Siyasetin seçimlere doğru kızışması olağan rejimlerde de görülür. Ama AKP Türkiye’sinde durum çok farklı. Muhtemelen bugünkü konjonktürde daha da farklı olmaya doğru gidecek.

Siyaset ve ekonomi kızışırken

Oğuz Oyan

Ekonominin kızışması yani çözümsüzlüklerin çoğalması ve kırılganlıkların pekişmesi 2018’den beri gündemde. Bir ileri bir geri yapa yapa birikti. Faiz kararlarındaki yalpalamalardan izlenerek bile anlaşılabilir. Son yalpalama şimdilik daha kalıcı görünüyor; en azından seçimlere kadar.

Siyasete olağandışı müdahaleler

Siyasetin seçimlere doğru kızışması olağan rejimlerde de görülür. Ama AKP Türkiye’sinde durum çok farklı. Muhtemelen bugünkü konjonktürde daha da farklı olmaya doğru gidecek. Gerçi AKP’nin parlamentoda çoğunluğunu yitirmesi yeni değil; sorun, MHP ittifakına rağmen çoğunluğun korumayacak olması olasılığının büyümesi.

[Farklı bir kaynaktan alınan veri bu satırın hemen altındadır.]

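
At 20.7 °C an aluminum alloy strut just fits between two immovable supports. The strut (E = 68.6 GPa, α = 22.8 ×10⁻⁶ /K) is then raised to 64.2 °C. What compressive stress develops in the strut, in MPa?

68.0 MPa

ΔT = 43.50 K. Constrained thermal stress σ = E·α·ΔT = 68.60×10³ MPa × 22.8×10⁻⁶ × 43.50 = 68.0 MPa (compressive).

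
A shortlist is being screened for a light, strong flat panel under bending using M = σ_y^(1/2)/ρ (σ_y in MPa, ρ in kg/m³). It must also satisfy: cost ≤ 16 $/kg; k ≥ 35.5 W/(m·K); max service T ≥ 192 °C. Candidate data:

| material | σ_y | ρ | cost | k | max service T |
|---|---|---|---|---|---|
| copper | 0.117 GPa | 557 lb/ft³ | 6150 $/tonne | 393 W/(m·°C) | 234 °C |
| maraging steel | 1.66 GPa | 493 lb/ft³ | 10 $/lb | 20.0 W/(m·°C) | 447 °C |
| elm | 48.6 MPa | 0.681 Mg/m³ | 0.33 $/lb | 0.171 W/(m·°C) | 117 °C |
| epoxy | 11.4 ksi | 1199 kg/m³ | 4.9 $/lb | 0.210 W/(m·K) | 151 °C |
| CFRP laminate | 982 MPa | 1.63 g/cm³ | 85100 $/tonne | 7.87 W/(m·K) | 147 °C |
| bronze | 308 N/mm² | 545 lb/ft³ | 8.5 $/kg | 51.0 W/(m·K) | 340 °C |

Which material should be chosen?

bronze

Screen on constraints: cost ≤ 16 $/kg; k ≥ 35.5 W/(m·K); max service T ≥ 192 °C. Survivors: copper, bronze.
In SI units:
  copper: σ_y = 117.0 MPa, ρ = 8922 kg/m³
  bronze: σ_y = 308.0 MPa, ρ = 8730 kg/m³
  bronze: M = 2.01×10⁻³
  copper: M = 1.21×10⁻³
The maximum is for bronze.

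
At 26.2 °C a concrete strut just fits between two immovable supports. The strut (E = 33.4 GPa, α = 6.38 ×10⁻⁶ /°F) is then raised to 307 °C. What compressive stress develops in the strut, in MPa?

α = 6.38×10⁻⁶/°F × 9/5 = 11.5×10⁻⁶/K.
ΔT = 280.8 K. Constrained thermal stress σ = E·α·ΔT = 33.40×10³ MPa × 11.5×10⁻⁶ × 280.8 = 108 MPa (compressive).

108 MPa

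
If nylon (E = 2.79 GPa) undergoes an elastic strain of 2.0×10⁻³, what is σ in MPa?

σ = E·ε = 2790 MPa × 2.0×10⁻³ = 5.58 MPa.

5.58 MPa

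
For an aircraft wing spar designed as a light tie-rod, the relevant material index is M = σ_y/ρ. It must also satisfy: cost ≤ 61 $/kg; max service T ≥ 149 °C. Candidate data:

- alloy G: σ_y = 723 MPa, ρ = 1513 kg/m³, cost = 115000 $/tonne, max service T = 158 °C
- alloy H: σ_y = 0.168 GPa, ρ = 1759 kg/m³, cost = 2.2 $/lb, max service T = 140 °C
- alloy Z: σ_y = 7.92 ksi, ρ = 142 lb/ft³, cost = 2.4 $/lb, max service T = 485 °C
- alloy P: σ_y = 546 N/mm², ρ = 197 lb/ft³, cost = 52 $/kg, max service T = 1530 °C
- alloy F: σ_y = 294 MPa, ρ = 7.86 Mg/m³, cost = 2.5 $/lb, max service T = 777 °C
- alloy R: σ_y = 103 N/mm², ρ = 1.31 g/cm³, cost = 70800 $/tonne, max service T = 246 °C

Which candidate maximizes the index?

Screen on constraints: cost ≤ 61 $/kg; max service T ≥ 149 °C. Survivors: alloy Z, alloy P, alloy F.
Convert each candidate to consistent units, then evaluate M:
  alloy Z: σ_y = 54.61 MPa, ρ = 2275 kg/m³
  alloy P: σ_y = 546.0 MPa, ρ = 3156 kg/m³
  alloy F: σ_y = 294.0 MPa, ρ = 7860 kg/m³
  alloy P: M = 173 kN·m/kg
  alloy F: M = 37.4 kN·m/kg
  alloy Z: M = 24.0 kN·m/kg
The maximum is for alloy P.

alloy P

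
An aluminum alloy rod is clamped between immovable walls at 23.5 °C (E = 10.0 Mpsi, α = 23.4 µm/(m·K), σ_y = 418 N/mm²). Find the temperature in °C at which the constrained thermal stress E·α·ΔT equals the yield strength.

E = 10.0 Mpsi = 68.95 GPa.
σ_y = 418 N/mm² = 418.0 MPa.
E·α·ΔT = 418.0 MPa ⇒ ΔT = 418.0 / (68.95×10³ × 23.4×10⁻⁶) = 259.1 K.
T = 23.5 + 259.1 = 282.6 °C.

283 °C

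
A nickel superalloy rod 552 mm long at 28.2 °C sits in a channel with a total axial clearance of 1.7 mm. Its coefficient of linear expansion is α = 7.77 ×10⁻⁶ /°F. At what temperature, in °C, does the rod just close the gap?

248 °C

α = 7.77×10⁻⁶/°F × 9/5 = 14.0×10⁻⁶/K.
α·L₀·ΔT = 1.7 mm ⇒ ΔT = 1.7 / (14.0×10⁻⁶ × 552.0) = 220.2 K.
T = 28.2 + 220.2 = 248.4 °C.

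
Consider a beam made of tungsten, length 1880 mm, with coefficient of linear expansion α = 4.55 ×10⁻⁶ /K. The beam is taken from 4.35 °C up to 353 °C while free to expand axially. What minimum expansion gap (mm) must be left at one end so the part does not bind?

2.98 mm

ΔT = 353 − 4.35 = 348.6 K.
ΔL = α·L₀·ΔT = 4.55×10⁻⁶ × 1880 mm × 348.6 K = 2.98 mm.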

AKP’nin meseleye şöyle baktığı da düşünülebilir: Önümüzdeki seçimlere hazırlanırken daha önce tecrübe edilen iki farklı seçim konjonktürü esas alınarak politik çizgi belirlenebilir. Bunlardan ilki, 2009 Yerel Seçimleriydi. İçerde siyasi kutuplaşma/hasımlaşma dozu zayıf tutulmuş, İsrail Cumhurbaşkanı’na atıp tutularak bir dış gerilim yaratılmak istenmişti. Bu yapay “dış gerilim” o zaman Arap ülkelerinde olduğu kadar Türkiye kamuoyunda karşılık bulamamıştı. Buna karşılık şiddetli ekonomik küçülmenin etkileri sandığa yansımış ve AKP’nin oyları yüzde 38,5’e düşmüştü. Diğer seçim konjonktürü 2015’te iki farklı biçimde yaşanmıştı: Haziran 2015’te bir uzlaşma algısı hâkim olmuş ve iktidar çoğunluğunu kaybetmişti; kasıma kadar bu süreç tersine çevrilerek, Türkiye’nin bir kan gölüne çevrilmesine “göz yumularak” “başarı” sağlanmıştı. Daha sonra 2017 referandumunda da 2016 darbe girişimi kullanılmıştı. 2018 ve 2019 seçimlerinde ise kutuplaştırma rüzgarları yeterince etkili olamamış ve iktidar oyları gerilemişti. Dolayısıyla şimdi yeniden büyük bir düşmanlaştırma siyasetine ihtiyaç oluşmuştur.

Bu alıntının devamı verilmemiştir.